Recent studies have highlighted that distinct variations exist in cardiovascular risk factors among Asian American, Native Hawaiian, and Pacific Islander populations, despite these groups often being improperly combined into a single category in research. This announcement came from findings showcased at the American Heart Association’s Scientific Sessions in New Orleans and emphasized the need for individualized attention to these groups.
Lead researcher Rishi V. Parikh, from the Kaiser Permanente Northern California Division of Research, pointed out that merging the data for these groups conceals critical differences in risk factor prevalence and disease burden. He highlighted that prior studies are limited due to small sample sizes and exclusion of certain subgroups, as well as a lack of comprehensive long-term data. Past research has already shown that Native Hawaiian and Pacific Islander adults in the U.S. have a higher mortality rate due to cardiovascular disease compared to non-Hispanic white individuals.
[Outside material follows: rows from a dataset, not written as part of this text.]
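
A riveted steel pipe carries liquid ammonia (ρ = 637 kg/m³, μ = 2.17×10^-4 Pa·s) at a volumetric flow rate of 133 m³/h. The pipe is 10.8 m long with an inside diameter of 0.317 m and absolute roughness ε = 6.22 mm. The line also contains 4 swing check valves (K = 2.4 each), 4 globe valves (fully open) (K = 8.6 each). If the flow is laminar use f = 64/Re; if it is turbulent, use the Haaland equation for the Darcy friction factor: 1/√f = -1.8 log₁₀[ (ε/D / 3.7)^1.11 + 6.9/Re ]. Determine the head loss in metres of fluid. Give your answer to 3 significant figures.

h_f ≈ 0.510 m

Q = 133 m³/h = 133/3600 = 0.03694 m³/s.
Cross-sectional area A = πD²/4 = π(0.317)²/4 = 0.07892 m²; mean velocity V = Q/A = 0.03694/0.07892 = 0.4681 m/s.
Reynolds number Re = ρVD/μ = 637 · 0.4681 · 0.317 / 0.000217 = 4.356e+05.
Re > 4000 → turbulent. Relative roughness ε/D = 0.00622/0.317 = 0.0196. Haaland: 1/√f = -1.8 log₁₀[(0.0196/3.7)^1.11 + 6.9/4.356e+05] = -1.8 log₁₀[0.00298 + 1.58e-05] = 4.542, so f = 0.04847.
Total minor-loss coefficient ΣK = 4·2.4 + 4·8.6 = 44.
ΔP = [f·L/D + ΣK]·(ρV²/2) = [0.04847·10.8/0.317 + 44]·(637·0.4681²/2) = [1.651 + 44]·69.79 = 3186 Pa.
Head loss h_f = ΔP/(ρg) = 3186/(637·9.81) = 0.510 m.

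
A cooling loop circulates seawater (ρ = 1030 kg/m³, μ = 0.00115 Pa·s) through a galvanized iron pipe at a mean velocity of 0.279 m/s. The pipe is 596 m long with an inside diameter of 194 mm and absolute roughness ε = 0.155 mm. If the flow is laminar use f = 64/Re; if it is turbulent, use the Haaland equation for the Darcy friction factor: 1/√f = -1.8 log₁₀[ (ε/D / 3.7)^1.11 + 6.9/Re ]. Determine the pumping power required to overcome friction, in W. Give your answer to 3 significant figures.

Reynolds number Re = ρVD/μ = 1030 · 0.279 · 0.194 / 0.00115 = 4.848e+04.
Re > 4000 → turbulent. Relative roughness ε/D = 0.000155/0.194 = 0.000799. Haaland: 1/√f = -1.8 log₁₀[(0.000799/3.7)^1.11 + 6.9/4.848e+04] = -1.8 log₁₀[8.53e-05 + 0.000142] = 6.557, so f = 0.02326.
Darcy-Weisbach: ΔP = f(L/D)(ρV²/2) = 0.02326·(596/0.194)·(1030·0.279²/2) = 0.02326·3072·40.09 = 2865 Pa.
Q = V·A = 0.279·0.02956 = 0.008247 m³/s.
Pumping power P = QΔP = 0.008247·2865 = 23.62 W = 23.6 W.

P ≈ 23.6 W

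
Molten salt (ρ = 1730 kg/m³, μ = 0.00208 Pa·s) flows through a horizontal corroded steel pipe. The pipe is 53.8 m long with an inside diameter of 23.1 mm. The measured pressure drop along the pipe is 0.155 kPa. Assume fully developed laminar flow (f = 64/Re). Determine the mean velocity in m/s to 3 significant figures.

V ≈ 0.0231 m/s

For laminar flow, f = 64/Re with Re = ρVD/μ, so Darcy-Weisbach reduces to ΔP = 32μLV/D². Solving for V: V = ΔP·D²/(32μL) = 155·(0.0231)²/(32·0.00208·53.8) = 0.0231 m/s.
Check: Re = ρVD/μ = 1730·0.0231·0.0231/0.00208 = 443.8 < 2300, so the laminar assumption holds.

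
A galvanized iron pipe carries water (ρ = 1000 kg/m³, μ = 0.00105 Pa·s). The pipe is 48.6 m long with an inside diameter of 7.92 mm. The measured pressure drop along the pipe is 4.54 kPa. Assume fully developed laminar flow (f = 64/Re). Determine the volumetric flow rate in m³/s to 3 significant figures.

Q ≈ 8.59×10^-6 m³/s

For laminar flow, f = 64/Re with Re = ρVD/μ, so Darcy-Weisbach reduces to ΔP = 32μLV/D². Solving for V: V = ΔP·D²/(32μL) = 4540·(0.00792)²/(32·0.00105·48.6) = 0.1744 m/s.
Check: Re = ρVD/μ = 1000·0.1744·0.00792/0.00105 = 1315 < 2300, so the laminar assumption holds.
Q = V·A = 0.1744·(π/4·0.00792²) = 8.592e-06 m³/s = 8.59×10^-6 m³/s.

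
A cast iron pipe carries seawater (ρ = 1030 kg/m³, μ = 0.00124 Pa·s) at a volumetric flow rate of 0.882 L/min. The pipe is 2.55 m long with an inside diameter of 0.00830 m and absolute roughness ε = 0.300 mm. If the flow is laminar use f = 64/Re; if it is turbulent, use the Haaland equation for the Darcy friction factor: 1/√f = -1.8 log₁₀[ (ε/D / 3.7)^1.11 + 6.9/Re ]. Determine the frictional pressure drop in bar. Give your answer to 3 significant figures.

ΔP ≈ 0.00399 bar

Q = 0.882 L/min = 0.882/60000 = 1.47e-05 m³/s.
Cross-sectional area A = πD²/4 = π(0.0083)²/4 = 5.411e-05 m²; mean velocity V = Q/A = 1.47e-05/5.411e-05 = 0.2717 m/s.
Reynolds number Re = ρVD/μ = 1030 · 0.2717 · 0.0083 / 0.00124 = 1873.
Re < 2300 → laminar flow, so f = 64/Re = 64/1873 = 0.03417 (the turbulent correlation is not needed).
Darcy-Weisbach: ΔP = f(L/D)(ρV²/2) = 0.03417·(2.55/0.0083)·(1030·0.2717²/2) = 0.03417·307.2·38.01 = 399 Pa.
ΔP = 399 Pa = 0.00399 bar.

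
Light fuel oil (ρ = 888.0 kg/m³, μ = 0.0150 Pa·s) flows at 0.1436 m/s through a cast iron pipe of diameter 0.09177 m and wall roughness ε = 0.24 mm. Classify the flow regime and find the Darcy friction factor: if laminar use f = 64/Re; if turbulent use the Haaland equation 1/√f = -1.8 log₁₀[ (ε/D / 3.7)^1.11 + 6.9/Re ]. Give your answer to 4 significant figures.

Re = ρVD/μ = 888·0.1436·0.09177/0.015 = 780.1.
Re < 2300 → laminar, so f = 64/Re = 0.08204 (roughness is irrelevant in laminar flow).

f ≈ 0.08204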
The recent PANACHE study delves into health records of over 2.6 million adults from 2012 to 2022, specifically focusing on populations within California and Hawaii. Approximately 677,500 participants were from Asian subgroups such as Chinese, Filipino, Native Hawaiian, Japanese, Korean, Vietnamese, and others. Researchers assessed the presence of traditional cardiovascular risk factors, namely high blood pressure, cholesterol levels, obesity, Type 2 diabetes, and smoking habits, comparing them against data from nearly 2 million non-Hispanic white adults.
The study found that diabetes and high cholesterol rates were generally higher among all AANHPI subgroups when compared to non-Hispanic white adults, though smoking was less prevalent except among Native Hawaiian/Pacific Islander adults. There were pronounced differences, with blood pressure rates differing from 12% in Chinese adults to 30% in Filipino adults, and cholesterol rates also varying greatly. Additionally, Type 2 diabetes was lowest among Chinese adults but higher in Native Hawaiian/Pacific Islander populations.
Obesity also showed a broad range, from just 11% among Vietnamese adults to a considerable 41% among Native Hawaiian/Pacific Islander adults. The latter group also exhibited the highest estimated risk of experiencing a cardiovascular event within 10 years. Dr. Alan S. Go, another contributing author, stressed the importance of continuous monitoring of these risk factors to facilitate early detection and prevention efforts within these groups.
Go suggested that subsequent steps for the PANACHE study should include surveys that gather data on factors not typically captured in health records, such as immigration status, generational factors, and socio-economic statuses which could shed light on unique health challenges faced by these subgroups. Understanding these disparities could drive the development of strategic, culturally sensitive prevention programs tailored to the needs of these communities.
Dr. Sadiya S. Khan, who wasn’t directly involved in the study but whose work on cardiovascular risk methodologies was highlighted, emphasized that these findings amplify the understanding that Asian Americans encompass a broad and varied demographic. The research therefore needs to appropriately reflect this diversity to support improved cardiovascular health nationwide.